Plans
Last updated
Last updated
Plans provide a way to organize and track epics. A plan allows you to:
Define, manage and prioritize epics;
See at a glance the progress, health, and forecast time to complete of your epics, as well as the plan as a whole;
Measure how quickly and efficiently epics are completed.
To create a plan, simply give it a name and press enter. Click the plan to open.
Note that you may create as many plans as you like. However, usually you'll need only one plan at a time. Except perhaps for very large organizations, it's uncommon to have multiple active plans. More common is a single plan that is used to manage the work of, say, a calendar year. At the end of the year, the plan can be marked as completed, and a new plan created for the coming year.
There are three ways to define, view and manage epics in a plan:
For new plans, start here. This is the first tab at the top of the plan page:
Here you first create an initiative, under which you can then add existing epics from Jira, or create new ones. An initiative is simply a way to organize epics in a way that makes sense to you—examples include OKRs, or a key outcome, etc. You can have as many initiatives as you like.
The tree mode provides for a hierarchical layout of your epics. In a plan, epics are grouped by initiatives you define (e.g. “Q4 OKRs” or “v3 Product Release”).
To adjust which columns are displayed, as well as their order, choose the equalizer icon in the upper-left of the plan:
You may also export this view of the plan to a .pdf file, to share with stakeholders. The .pdf will mirror your chosen column selections and any applied filters.
If you create a new epic in a Socratic plan, and then want that epic to appear in Jira, simply choose the Jira project for it in the Project column. Socratic will sync the epic to that project automatically.
The board mode provides a kanban layout to prioritize and manage all epics in the plan (as well as create new ones). The work phases of a plan can be customized via its settings (equalizer icon, upper right):
Timeline
The timeline provides a Gantt-style view of plan epics. The bar for each epic depicts start and end date (when set), as well as work progress. The darkest color is completed work; the lighter color is work in an active state. The dotted bar extension reflects Socratic's intelligent forecast for when the epic is likely to complete:
To change the time scale of your timeline, simply select Month, Quarter, or Year in the upper-right of the page.

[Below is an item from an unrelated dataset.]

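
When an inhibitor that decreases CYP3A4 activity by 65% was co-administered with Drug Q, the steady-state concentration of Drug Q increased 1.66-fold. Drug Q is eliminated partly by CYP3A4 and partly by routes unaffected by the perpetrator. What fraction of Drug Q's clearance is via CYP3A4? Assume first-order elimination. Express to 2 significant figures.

0.61

Write x for the fraction cleared via CYP3A4. The observed steady-state concentration change means clearance fell to 1/1.66 = 0.6024 of baseline.
Setting x·0.35 + (1 − x) = 0.6024 and solving: x = (0.6024 − 1)/(0.35 − 1) = 0.61.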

As epics are prioritized and work begins, all the issues those epics contain, and all the work activity on those issues, is synchronized in real-time from Jira. You get a single, unified view of health and progress across the plan’s epics, updated in real-time.
There are three primary indicators of epic health:
Progress: the progress bar shows the percentage of issues complete. The darker portion of the bar represents completed work; the lighter portion represents tickets in an active (i.e. In Progress) status; the grey portion is work in a backlog (i.e. To Do) status.

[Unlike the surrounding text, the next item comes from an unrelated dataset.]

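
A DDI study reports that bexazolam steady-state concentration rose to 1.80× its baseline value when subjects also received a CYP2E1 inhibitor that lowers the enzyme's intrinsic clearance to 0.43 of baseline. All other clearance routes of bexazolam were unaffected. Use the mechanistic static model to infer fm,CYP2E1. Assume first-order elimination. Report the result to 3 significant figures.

0.780

CL'/CL = 1 / 1.80 = 0.5556
0.43·fm + (1 − fm) = 0.5556
fm = (0.5556 − 1) / (0.43 − 1) = 0.780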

Momentum: shows at a glance what work is moving versus stalling or regressing. Momentum is designed to complement progress. How? Progress usefully reflects current state, but it doesn't tell you change over time. For instance, if the progress bar for a given epic shows 25 percent complete, a key question is: where were we two weeks ago? If the answer is, say, 15 percent complete, then 25 percent is good progress. But if two weeks ago our progress was 23 percent, then 25 percent now isn't much! Momentum pairs with progress to show you whether the rate of work completion is speeding up, stalling out, or going backward.

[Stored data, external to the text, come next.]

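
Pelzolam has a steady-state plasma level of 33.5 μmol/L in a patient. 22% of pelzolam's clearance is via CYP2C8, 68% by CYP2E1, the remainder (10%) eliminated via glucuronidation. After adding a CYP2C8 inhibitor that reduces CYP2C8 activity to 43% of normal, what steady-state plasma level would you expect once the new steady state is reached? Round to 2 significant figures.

The CYP2C8 pathway (22% of clearance) is reduced to 0.43× activity: 0.22 × 0.43 = 0.0946.
CYP2E1 (68%) and the residual 10% are unaffected.
New clearance relative to baseline: 0.0946 + 0.68 + 0.1 = 0.8746.
With dosing unchanged, steady-state plasma level scales as 1/CL: 33.5 / 0.8746 = 38 μmol/L.

38 μmol/L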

Forecast: here, we use historical actuals coupled with machine learning (not story points!) to predict how long the epic is likely to take to complete. If you assign a due date to an epic in Socratic, we will also show which epics are on track and which are running late.
The plan health card provides quick filters for both Momentum and Forecast. This way you can see at a click anything that’s trending late or slowing. These filters can be used together—e.g. you could click both “Down” and “Off Track” to see just epics whose momentum is slowing and whose forecast is running late.
The People tab shows all people working on epics that are part of the plan; the Issues tab shows every issue associated to an epic in the plan.
The Trends tab provides Trends analysis for all the work specific to the plan—especially useful for diagnosing anything impacting the rate of progress for a given epic.